Pandas.concat on Sparse Dataframes... a mystery?

Question

Why when concatenating 2 dataframes, the result is Sparse... but in a weird way ? How can I evaluate the memory occupated by the concatenated Dataframe ?

I wrote you guys a code sample to better understand the issue :

import pandas as pd

df1 = pd.DataFrame({'A': [0, 1, 0, 0, 0, 0, 0, 0, 0, 0, 0, 0],
              'B': [0, 0, 0, 0, 0, 0, 0, 0, 0, 0, 0, 0],
              'C': [0, 0, 0, 0, 2, 0, 0, 0, 0, 0, 0, 0],
              'D': [0, 0, 0, 0, 0, 0, 0, 0, 0, 0, 0, 0],
              'E': [0, 0, 0, 0, 0, 0, 0, 0, 0, 3, 0, 0]},
            index=['a','b','c','d','e','f','g','h','i','j','k','l']).to_sparse(fill_value=0)

df2 = pd.DataFrame({'F': [0, 0, 0, 0, 4, 0, 0, 0, 0, 0, 0, 0],
              'G': [0, 0, 0, 0, 0, 0, 0, 0, 0, 0, 5, 0],
              'H': [0, 0, 0, 0, 0, 0, 0, 0, 0, 0, 0, 0],
              'I': [0, 0, 0, 0, 0, 0, 0, 0, 0, 0, 0, 0],
              'J': [0, 0, 0, 0, 0, 0, 0, 0, 0, 0, 0, 6]},
            index=['a','b','c','d','e','f','g','h','i','j','k','l']).to_sparse(fill_value=0)
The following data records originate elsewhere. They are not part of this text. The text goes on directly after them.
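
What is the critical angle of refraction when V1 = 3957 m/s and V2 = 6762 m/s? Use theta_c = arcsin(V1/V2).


V1/V2 = 3957/6762 = 0.585182
theta_c = arcsin(0.585182) = 35.8158 degrees

35.8158


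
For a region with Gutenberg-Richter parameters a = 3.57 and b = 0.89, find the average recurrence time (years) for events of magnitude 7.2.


log10(N) = 3.57 - 0.89*7.2 = -2.838
N = 10^-2.838 = 0.001452
T = 1/N = 1/0.001452 = 688.6523 years

688.6523


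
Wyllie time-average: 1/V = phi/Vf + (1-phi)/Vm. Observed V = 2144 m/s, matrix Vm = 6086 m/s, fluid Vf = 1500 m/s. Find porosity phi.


1/V - 1/Vm = 1/2144 - 1/6086 = 0.00030211
1/Vf - 1/Vm = 1/1500 - 1/6086 = 0.00050236
phi = 0.00030211 / 0.00050236 = 0.6014

0.6014


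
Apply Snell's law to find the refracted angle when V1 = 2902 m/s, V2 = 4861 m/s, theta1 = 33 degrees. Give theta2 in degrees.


sin(theta1) = sin(33 deg) = 0.544639
sin(theta2) = V2/V1 * sin(theta1) = 4861/2902 * 0.544639 = 0.912299
theta2 = arcsin(0.912299) = 65.825 degrees

65.825


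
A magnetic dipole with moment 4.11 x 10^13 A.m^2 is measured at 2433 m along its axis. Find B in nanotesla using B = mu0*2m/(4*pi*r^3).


m = 4.11 x 10^13 = 41100000000000 A.m^2
2m = 82200000000000 A.m^2
r^3 = 2433^3 = 14402116737
B = (4pi*10^-7) * 82200000000000 / (4*pi * 14402116737) * 1e9
= 103295566.450032 / 180982336548.41 * 1e9
= 570749.4357 nT

570749.4357


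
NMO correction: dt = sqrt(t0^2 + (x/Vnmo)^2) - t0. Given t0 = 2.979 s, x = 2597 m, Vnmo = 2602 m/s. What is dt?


x/Vnmo = 2597/2602 = 0.998078
(x/Vnmo)^2 = 0.99616
t0^2 = 8.874441
sqrt(8.874441 + 0.99616) = 3.141751
dt = 3.141751 - 2.979 = 0.162751

0.162751


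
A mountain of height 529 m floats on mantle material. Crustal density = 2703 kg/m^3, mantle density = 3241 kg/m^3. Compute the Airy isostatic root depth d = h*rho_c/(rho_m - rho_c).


rho_m - rho_c = 3241 - 2703 = 538
d = 529 * 2703 / 538
= 1429887 / 538
= 2657.78 m

2657.78


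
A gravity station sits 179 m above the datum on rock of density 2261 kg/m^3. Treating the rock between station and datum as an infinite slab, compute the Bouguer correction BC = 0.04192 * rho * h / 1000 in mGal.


BC = 0.04192 * rho * h / 1000
= 0.04192 * 2261 * 179 / 1000
= 16.9658 mGal

16.9658


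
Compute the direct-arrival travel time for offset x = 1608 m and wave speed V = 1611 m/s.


t = x / V
= 1608 / 1611
= 0.9981 s

0.9981


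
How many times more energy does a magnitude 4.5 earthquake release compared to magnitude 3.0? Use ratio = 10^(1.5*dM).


M2 - M1 = 4.5 - 3.0 = 1.5
1.5 * 1.5 = 2.25
ratio = 10^2.25 = 177.83

177.83


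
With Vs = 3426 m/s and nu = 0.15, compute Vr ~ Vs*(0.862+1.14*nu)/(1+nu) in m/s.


Numerator factor = 0.862 + 1.14*0.15 = 1.033
Denominator = 1 + 0.15 = 1.15
Vr = 3426 * 1.033 / 1.15 = 3077.44 m/s

3077.44


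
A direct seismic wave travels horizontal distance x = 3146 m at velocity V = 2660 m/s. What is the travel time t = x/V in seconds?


t = x / V
= 3146 / 2660
= 1.1827 s

1.1827


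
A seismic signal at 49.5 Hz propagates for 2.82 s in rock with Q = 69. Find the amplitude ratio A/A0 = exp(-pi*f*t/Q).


pi*f*t/Q = pi*49.5*2.82/69 = 6.355579
A/A0 = exp(-6.355579) = 0.001737

0.001737


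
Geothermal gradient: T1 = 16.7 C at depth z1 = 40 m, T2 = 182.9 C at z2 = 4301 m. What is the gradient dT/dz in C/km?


dT = 182.9 - 16.7 = 166.2 C
dz = 4301 - 40 = 4261 m
gradient = dT/dz * 1000 = 166.2/4261 * 1000 = 39.0049 C/km

39.0049


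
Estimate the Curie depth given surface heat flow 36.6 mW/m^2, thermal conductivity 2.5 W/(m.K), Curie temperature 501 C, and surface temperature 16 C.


T_Curie - T_surf = 501 - 16 = 485 C
Convert q to W/m^2: 36.6 mW/m^2 = 0.0366 W/m^2
d = 485 * 2.5 / 0.0366 = 33128.42 m

33128.42


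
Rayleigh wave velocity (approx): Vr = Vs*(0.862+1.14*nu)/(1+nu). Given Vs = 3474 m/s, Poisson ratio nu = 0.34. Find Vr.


Numerator factor = 0.862 + 1.14*0.34 = 1.2496
Denominator = 1 + 0.34 = 1.34
Vr = 3474 * 1.2496 / 1.34 = 3239.63 m/s

3239.63


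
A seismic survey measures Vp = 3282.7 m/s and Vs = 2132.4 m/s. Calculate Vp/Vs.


Vp/Vs = 3282.7 / 2132.4
= 1.5394

1.5394


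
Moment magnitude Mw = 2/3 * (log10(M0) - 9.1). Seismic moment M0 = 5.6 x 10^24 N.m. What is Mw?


log10(M0) = log10(5.6 x 10^24) = 24.7482
Mw = 2/3 * (24.7482 - 9.1)
= 2/3 * 15.6482
= 10.43

10.43


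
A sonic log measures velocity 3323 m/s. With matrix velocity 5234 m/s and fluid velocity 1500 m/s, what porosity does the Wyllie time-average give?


1/V - 1/Vm = 1/3323 - 1/5234 = 0.00010987
1/Vf - 1/Vm = 1/1500 - 1/5234 = 0.00047561
phi = 0.00010987 / 0.00047561 = 0.231

0.231


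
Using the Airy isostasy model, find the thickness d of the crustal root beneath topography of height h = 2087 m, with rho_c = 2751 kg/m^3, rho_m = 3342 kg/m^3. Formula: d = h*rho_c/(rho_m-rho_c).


rho_m - rho_c = 3342 - 2751 = 591
d = 2087 * 2751 / 591
= 5741337 / 591
= 9714.61 m

9714.61


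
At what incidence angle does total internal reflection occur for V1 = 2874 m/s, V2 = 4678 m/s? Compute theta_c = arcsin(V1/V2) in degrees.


V1/V2 = 2874/4678 = 0.614365
theta_c = arcsin(0.614365) = 37.9058 degrees

37.9058


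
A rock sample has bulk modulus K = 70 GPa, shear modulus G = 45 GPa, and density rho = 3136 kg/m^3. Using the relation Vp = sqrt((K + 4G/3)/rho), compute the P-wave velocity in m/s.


First compute the effective modulus:
K + 4G/3 = 70e9 + 4*45e9/3 = 130000000000.0 Pa
Then divide by density:
130000000000.0 / 3136 = 41454081.6327 Pa/(kg/m^3)
Take the square root:
Vp = sqrt(41454081.6327) = 6438.48 m/s

6438.48


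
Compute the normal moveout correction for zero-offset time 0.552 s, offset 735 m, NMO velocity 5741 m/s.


x/Vnmo = 735/5741 = 0.128026
(x/Vnmo)^2 = 0.016391
t0^2 = 0.304704
sqrt(0.304704 + 0.016391) = 0.566652
dt = 0.566652 - 0.552 = 0.014652

0.014652


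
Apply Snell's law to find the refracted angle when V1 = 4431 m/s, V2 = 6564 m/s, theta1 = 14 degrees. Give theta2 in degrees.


sin(theta1) = sin(14 deg) = 0.241922
sin(theta2) = V2/V1 * sin(theta1) = 6564/4431 * 0.241922 = 0.358379
theta2 = arcsin(0.358379) = 21.0007 degrees

21.0007


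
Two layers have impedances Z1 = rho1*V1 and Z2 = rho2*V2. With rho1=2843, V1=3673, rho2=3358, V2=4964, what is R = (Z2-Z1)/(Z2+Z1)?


Z1 = 2843 * 3673 = 10442339
Z2 = 3358 * 4964 = 16669112
R = (16669112 - 10442339) / (16669112 + 10442339) = 6226773 / 27111451 = 0.2297

0.2297


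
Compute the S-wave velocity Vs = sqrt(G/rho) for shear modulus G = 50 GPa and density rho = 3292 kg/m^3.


Convert G to Pa: G = 50e9 Pa
Compute G/rho = 50e9 / 3292 = 15188335.3584
Vs = sqrt(15188335.3584) = 3897.22 m/s

3897.22


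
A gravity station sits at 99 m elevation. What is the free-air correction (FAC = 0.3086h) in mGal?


FAC = 0.3086 * h
= 0.3086 * 99
= 30.5514 mGal

30.5514


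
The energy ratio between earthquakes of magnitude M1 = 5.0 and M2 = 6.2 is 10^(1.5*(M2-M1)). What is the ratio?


M2 - M1 = 6.2 - 5.0 = 1.2
1.5 * 1.2 = 1.8
ratio = 10^1.8 = 63.1

63.1


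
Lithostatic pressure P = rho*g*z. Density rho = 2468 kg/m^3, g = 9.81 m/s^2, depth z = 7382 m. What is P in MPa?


P = rho * g * z / 1e6
= 2468 * 9.81 * 7382 / 1e6
= 178726192.56 / 1e6
= 178.7262 MPa

178.7262


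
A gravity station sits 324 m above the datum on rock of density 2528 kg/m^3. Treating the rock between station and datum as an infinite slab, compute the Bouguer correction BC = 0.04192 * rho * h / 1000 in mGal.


BC = 0.04192 * rho * h / 1000
= 0.04192 * 2528 * 324 / 1000
= 34.3355 mGal

34.3355


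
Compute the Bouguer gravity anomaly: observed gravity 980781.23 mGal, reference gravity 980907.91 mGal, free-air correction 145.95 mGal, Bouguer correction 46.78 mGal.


BA = g_obs - g_ref + FAC - BC
= 980781.23 - 980907.91 + 145.95 - 46.78
= -27.51 mGal

-27.51


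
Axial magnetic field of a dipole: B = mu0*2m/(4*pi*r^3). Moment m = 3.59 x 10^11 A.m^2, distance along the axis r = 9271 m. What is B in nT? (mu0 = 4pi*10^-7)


m = 3.59 x 10^11 = 359000000000 A.m^2
2m = 718000000000 A.m^2
r^3 = 9271^3 = 796855809511
B = (4pi*10^-7) * 718000000000 / (4*pi * 796855809511) * 1e9
= 902265.410111 / 10013585428520.42 * 1e9
= 90.1041 nT

90.1041


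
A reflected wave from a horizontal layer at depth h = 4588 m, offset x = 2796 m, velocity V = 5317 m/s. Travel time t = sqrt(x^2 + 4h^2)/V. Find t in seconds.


x^2 + 4h^2 = 2796^2 + 4*4588^2 = 7817616 + 84198976 = 92016592
sqrt(92016592) = 9592.5279
t = 9592.5279 / 5317 = 1.8041 s

1.8041


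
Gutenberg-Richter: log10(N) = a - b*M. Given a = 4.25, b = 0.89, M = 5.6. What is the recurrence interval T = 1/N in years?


log10(N) = 4.25 - 0.89*5.6 = -0.734
N = 10^-0.734 = 0.184502
T = 1/N = 1/0.184502 = 5.42 years

5.42


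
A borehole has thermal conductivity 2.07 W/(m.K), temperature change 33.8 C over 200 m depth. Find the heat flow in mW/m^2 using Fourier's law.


q = k * dT / dz * 1000
= 2.07 * 33.8 / 200 * 1000
= 0.34983 * 1000
= 349.83 mW/m^2

349.83


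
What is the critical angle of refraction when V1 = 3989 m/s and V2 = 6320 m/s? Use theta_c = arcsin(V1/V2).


V1/V2 = 3989/6320 = 0.631171
theta_c = arcsin(0.631171) = 39.1366 degrees

39.1366


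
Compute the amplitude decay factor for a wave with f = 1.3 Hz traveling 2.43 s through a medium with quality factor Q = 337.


pi*f*t/Q = pi*1.3*2.43/337 = 0.029449
A/A0 = exp(-0.029449) = 0.97098

0.97098


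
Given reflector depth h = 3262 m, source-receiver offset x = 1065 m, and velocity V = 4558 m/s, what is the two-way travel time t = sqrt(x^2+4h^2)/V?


x^2 + 4h^2 = 1065^2 + 4*3262^2 = 1134225 + 42562576 = 43696801
sqrt(43696801) = 6610.3556
t = 6610.3556 / 4558 = 1.4503 s

1.4503


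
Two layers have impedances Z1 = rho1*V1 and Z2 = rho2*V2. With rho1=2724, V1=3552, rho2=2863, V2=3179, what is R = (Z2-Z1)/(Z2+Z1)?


Z1 = 2724 * 3552 = 9675648
Z2 = 2863 * 3179 = 9101477
R = (9101477 - 9675648) / (9101477 + 9675648) = -574171 / 18777125 = -0.0306

-0.0306


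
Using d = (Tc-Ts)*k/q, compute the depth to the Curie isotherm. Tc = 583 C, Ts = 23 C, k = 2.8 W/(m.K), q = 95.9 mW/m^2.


T_Curie - T_surf = 583 - 23 = 560 C
Convert q to W/m^2: 95.9 mW/m^2 = 0.0959 W/m^2
d = 560 * 2.8 / 0.0959 = 16350.36 m

16350.36


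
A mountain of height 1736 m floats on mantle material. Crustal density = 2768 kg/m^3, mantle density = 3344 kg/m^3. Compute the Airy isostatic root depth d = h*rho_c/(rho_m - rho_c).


rho_m - rho_c = 3344 - 2768 = 576
d = 1736 * 2768 / 576
= 4805248 / 576
= 8342.44 m

8342.44


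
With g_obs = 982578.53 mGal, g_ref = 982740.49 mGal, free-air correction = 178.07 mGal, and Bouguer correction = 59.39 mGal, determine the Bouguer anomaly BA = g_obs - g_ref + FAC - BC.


BA = g_obs - g_ref + FAC - BC
= 982578.53 - 982740.49 + 178.07 - 59.39
= -43.28 mGal

-43.28


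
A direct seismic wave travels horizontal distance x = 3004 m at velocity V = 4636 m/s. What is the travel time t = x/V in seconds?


t = x / V
= 3004 / 4636
= 0.648 s

0.648


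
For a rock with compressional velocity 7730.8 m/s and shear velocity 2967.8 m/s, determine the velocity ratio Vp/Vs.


Vp/Vs = 7730.8 / 2967.8
= 2.6049

2.6049


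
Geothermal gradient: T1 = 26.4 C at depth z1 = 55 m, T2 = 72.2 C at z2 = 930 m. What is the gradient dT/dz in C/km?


dT = 72.2 - 26.4 = 45.8 C
dz = 930 - 55 = 875 m
gradient = dT/dz * 1000 = 45.8/875 * 1000 = 52.3429 C/km

52.3429


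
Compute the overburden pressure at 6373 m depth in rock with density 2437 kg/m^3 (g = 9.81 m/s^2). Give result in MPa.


P = rho * g * z / 1e6
= 2437 * 9.81 * 6373 / 1e6
= 152359119.81 / 1e6
= 152.3591 MPa

152.3591


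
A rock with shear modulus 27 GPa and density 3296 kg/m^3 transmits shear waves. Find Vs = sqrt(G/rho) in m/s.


Convert G to Pa: G = 27e9 Pa
Compute G/rho = 27e9 / 3296 = 8191747.5728
Vs = sqrt(8191747.5728) = 2862.12 m/s

2862.12


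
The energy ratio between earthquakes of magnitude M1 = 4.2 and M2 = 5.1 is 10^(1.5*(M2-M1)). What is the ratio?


M2 - M1 = 5.1 - 4.2 = 0.9
1.5 * 0.9 = 1.35
ratio = 10^1.35 = 22.39

22.39


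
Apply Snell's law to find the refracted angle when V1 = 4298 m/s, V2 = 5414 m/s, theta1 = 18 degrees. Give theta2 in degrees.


sin(theta1) = sin(18 deg) = 0.309017
sin(theta2) = V2/V1 * sin(theta1) = 5414/4298 * 0.309017 = 0.389255
theta2 = arcsin(0.389255) = 22.9082 degrees

22.9082


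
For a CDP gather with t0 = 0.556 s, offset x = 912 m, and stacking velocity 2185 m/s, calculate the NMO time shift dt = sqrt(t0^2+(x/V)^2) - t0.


x/Vnmo = 912/2185 = 0.417391
(x/Vnmo)^2 = 0.174216
t0^2 = 0.309136
sqrt(0.309136 + 0.174216) = 0.695235
dt = 0.695235 - 0.556 = 0.139235

0.139235


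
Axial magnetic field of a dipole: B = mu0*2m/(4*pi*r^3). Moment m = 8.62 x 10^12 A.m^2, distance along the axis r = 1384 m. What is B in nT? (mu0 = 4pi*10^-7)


m = 8.62 x 10^12 = 8620000000000 A.m^2
2m = 17240000000000 A.m^2
r^3 = 1384^3 = 2650991104
B = (4pi*10^-7) * 17240000000000 / (4*pi * 2650991104) * 1e9
= 21664422.939155 / 33313336708.23 * 1e9
= 650322.816 nT

650322.816


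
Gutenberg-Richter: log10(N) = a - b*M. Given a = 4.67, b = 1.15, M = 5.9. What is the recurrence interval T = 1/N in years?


log10(N) = 4.67 - 1.15*5.9 = -2.115
N = 10^-2.115 = 0.007674
T = 1/N = 1/0.007674 = 130.3167 years

130.3167


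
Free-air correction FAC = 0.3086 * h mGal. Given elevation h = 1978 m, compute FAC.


FAC = 0.3086 * h
= 0.3086 * 1978
= 610.4108 mGal

610.4108


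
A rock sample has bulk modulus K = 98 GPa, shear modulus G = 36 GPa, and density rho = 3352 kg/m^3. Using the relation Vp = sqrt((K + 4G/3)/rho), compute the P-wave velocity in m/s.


First compute the effective modulus:
K + 4G/3 = 98e9 + 4*36e9/3 = 146000000000.0 Pa
Then divide by density:
146000000000.0 / 3352 = 43556085.9189 Pa/(kg/m^3)
Take the square root:
Vp = sqrt(43556085.9189) = 6599.7 m/s

6599.7


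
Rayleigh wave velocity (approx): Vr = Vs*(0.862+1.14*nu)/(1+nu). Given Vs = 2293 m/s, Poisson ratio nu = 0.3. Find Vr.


Numerator factor = 0.862 + 1.14*0.3 = 1.204
Denominator = 1 + 0.3 = 1.3
Vr = 2293 * 1.204 / 1.3 = 2123.67 m/s

2123.67


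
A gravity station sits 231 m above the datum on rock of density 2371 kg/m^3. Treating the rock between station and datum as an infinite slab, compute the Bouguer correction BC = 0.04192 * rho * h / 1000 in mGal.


BC = 0.04192 * rho * h / 1000
= 0.04192 * 2371 * 231 / 1000
= 22.9596 mGal

22.9596


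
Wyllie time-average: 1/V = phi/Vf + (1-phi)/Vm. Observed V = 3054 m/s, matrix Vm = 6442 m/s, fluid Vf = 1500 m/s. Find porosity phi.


1/V - 1/Vm = 1/3054 - 1/6442 = 0.00017221
1/Vf - 1/Vm = 1/1500 - 1/6442 = 0.00051144
phi = 0.00017221 / 0.00051144 = 0.3367

0.3367


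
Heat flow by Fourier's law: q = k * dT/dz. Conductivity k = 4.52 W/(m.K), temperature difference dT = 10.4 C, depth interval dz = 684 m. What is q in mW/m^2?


q = k * dT / dz * 1000
= 4.52 * 10.4 / 684 * 1000
= 0.068725 * 1000
= 68.7251 mW/m^2

68.7251


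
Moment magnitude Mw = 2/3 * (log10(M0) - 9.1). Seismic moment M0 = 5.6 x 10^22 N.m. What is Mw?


log10(M0) = log10(5.6 x 10^22) = 22.7482
Mw = 2/3 * (22.7482 - 9.1)
= 2/3 * 13.6482
= 9.1

9.1


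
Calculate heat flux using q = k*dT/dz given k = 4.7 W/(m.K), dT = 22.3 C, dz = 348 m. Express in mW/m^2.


q = k * dT / dz * 1000
= 4.7 * 22.3 / 348 * 1000
= 0.301178 * 1000
= 301.1782 mW/m^2

301.1782


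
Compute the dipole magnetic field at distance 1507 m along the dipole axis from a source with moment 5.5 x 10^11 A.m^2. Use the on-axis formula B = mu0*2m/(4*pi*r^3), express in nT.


m = 5.5 x 10^11 = 550000000000 A.m^2
2m = 1100000000000 A.m^2
r^3 = 1507^3 = 3422470843
B = (4pi*10^-7) * 1100000000000 / (4*pi * 3422470843) * 1e9
= 1382300.76758 / 43008037029.98 * 1e9
= 32140.5222 nT

32140.5222


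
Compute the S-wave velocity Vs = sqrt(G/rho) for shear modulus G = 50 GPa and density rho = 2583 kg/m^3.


Convert G to Pa: G = 50e9 Pa
Compute G/rho = 50e9 / 2583 = 19357336.4305
Vs = sqrt(19357336.4305) = 4399.7 m/s

4399.7


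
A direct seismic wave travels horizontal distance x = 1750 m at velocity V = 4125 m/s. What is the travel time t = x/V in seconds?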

print("df1 sparse size =", df1.memory_usage().sum(),"Bytes, density =", df1.density)
print(type(df1))
print('default_fill_value =', df1.default_fill_value)
print(df1.values)

print("df2 sparse size =", df2.memory_usage().sum(),"Bytes, density =", df2.density)
print(type(df2))
print('default_fill_value =', df2.default_fill_value)
print(df2.values)

result = pd.concat([df1,df2], axis=1)

print(type(result)) # Seems alright
print('default_fill_value =', result.default_fill_value) # The default fill value is not 0 ???
print(result.values) # What's that "nan" blocks ?
# result.density # Throw an error
# result.memory_usage # Throw an error

And more generally : Is anyone know what's happening over here ?

Answer 1

This is a known problem and there is an issue for it.